Let $g_1,\dots,g_J: \mathbb{N} \rightarrow \mathbb{C}$ be finitely supported functions obeying the orthonormality relationship,

$$\displaystyle \sum_n g_j(n) \overline{g_{j’}(n)} = 1_{j=j’}$$

for all $1 \leq j,j’ \leq J$. Then for any function $f: \mathbb{N} \rightarrow \mathbb{C}$, we have,

$$\displaystyle \left(\sum_{j=1}^J \left|\sum_{n} f(n) \overline{g_j(n)}\right|^2\right)^{1/2} \leq \left(\sum_n |f(n)|^2\right)^{1/2}.$$

Pf: The proof is not very difficult, we just need to keep an orthogonal picture in our mind, consider ${g_{j}(n)}, 1\leq j\leq J$ to be an orthogonal basis on $l^2(\mathbb{N})$, then this inequality is a natural corollary.

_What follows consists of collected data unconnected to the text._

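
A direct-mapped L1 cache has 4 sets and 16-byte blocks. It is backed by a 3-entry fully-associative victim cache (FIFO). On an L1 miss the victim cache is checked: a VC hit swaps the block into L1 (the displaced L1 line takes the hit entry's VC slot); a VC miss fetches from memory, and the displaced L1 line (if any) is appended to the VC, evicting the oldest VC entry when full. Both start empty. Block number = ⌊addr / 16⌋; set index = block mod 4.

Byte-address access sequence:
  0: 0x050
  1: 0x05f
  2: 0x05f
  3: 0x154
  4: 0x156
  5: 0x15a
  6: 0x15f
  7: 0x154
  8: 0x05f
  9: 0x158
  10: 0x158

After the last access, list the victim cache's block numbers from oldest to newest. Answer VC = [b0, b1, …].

VC = [5]

0: 0x50 (blk 5, set 1) → MISS  vc=[]
1: 0x5f (blk 5, set 1) → L1-HIT  vc=[]
2: 0x5f (blk 5, set 1) → L1-HIT  vc=[]
3: 0x154 (blk 21, set 1) → MISS  vc=[5]
4: 0x156 (blk 21, set 1) → L1-HIT  vc=[5]
5: 0x15a (blk 21, set 1) → L1-HIT  vc=[5]
6: 0x15f (blk 21, set 1) → L1-HIT  vc=[5]
7: 0x154 (blk 21, set 1) → L1-HIT  vc=[5]
8: 0x5f (blk 5, set 1) → VC-HIT  vc=[21]
9: 0x158 (blk 21, set 1) → VC-HIT  vc=[5]
10: 0x158 (blk 21, set 1) → L1-HIT  vc=[5]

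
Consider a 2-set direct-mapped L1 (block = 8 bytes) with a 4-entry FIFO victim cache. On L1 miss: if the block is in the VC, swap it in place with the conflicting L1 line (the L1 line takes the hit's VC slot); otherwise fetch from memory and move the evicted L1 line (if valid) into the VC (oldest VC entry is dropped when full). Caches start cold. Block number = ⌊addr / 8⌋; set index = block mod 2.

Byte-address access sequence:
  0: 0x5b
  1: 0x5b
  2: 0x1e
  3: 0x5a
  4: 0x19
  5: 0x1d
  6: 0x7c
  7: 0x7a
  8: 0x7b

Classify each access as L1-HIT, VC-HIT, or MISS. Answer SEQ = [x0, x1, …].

SEQ = [MISS, L1-HIT, MISS, VC-HIT, VC-HIT, L1-HIT, MISS, L1-HIT, L1-HIT]

  [0] addr=0x5b blk=11 s=1: MISS | VC []
  [1] addr=0x5b blk=11 s=1: L1-HIT | VC []
  [2] addr=0x1e blk=3 s=1: MISS | VC [11]
  [3] addr=0x5a blk=11 s=1: VC-HIT | VC [3]
  [4] addr=0x19 blk=3 s=1: VC-HIT | VC [11]
  [5] addr=0x1d blk=3 s=1: L1-HIT | VC [11]
  [6] addr=0x7c blk=15 s=1: MISS | VC [11, 3]
  [7] addr=0x7a blk=15 s=1: L1-HIT | VC [11, 3]
  [8] addr=0x7b blk=15 s=1: L1-HIT | VC [11, 3]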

Have this inequality in mind, by the standard argument given by transform from version of orthogonal to almost orthogonal which was merely explained in the previous note. We could imagine the following corresponding almost orthogonal variant of “Bessel inequality” is true:

Generalised Bessel inequality

Let $g_1,\dots,g_J: \mathbb{N} \rightarrow \mathbb{C}$ be finitely supported functions, and let $u: \mathbb{N} \rightarrow \mathbb{R}^+$ be a non-negative function. Let $f: \mathbb{N} \rightarrow \mathbb{C}$ be such that $f$ vanishes whenever $u$ vanishes, we have

$$\displaystyle \left(\sum_{j=1}^J \left|\sum_{n} f(n) \overline{g_j(n)}\right|^2\right)^{1/2} \leq \left(\sum_n \frac{|f(n)|^2}{u(n)}\right)^{1/2} \times \left( \sum_{j=1}^J \sum_{j’=1}^J c_j \overline{c_{j’}} \sum_n u(n) g_j(n) \overline{g_{j’}(n)} \right)^{1/2}$$

for some sequence $c_1,\dots,c_J$ of complex numbers with $\sum_{j=1}^J |c_j|^2 = 1$, with the convention that $\frac{|f(n)|^2}{u(n)}$ vanishes whenever $f(n), u(n)$ both vanish.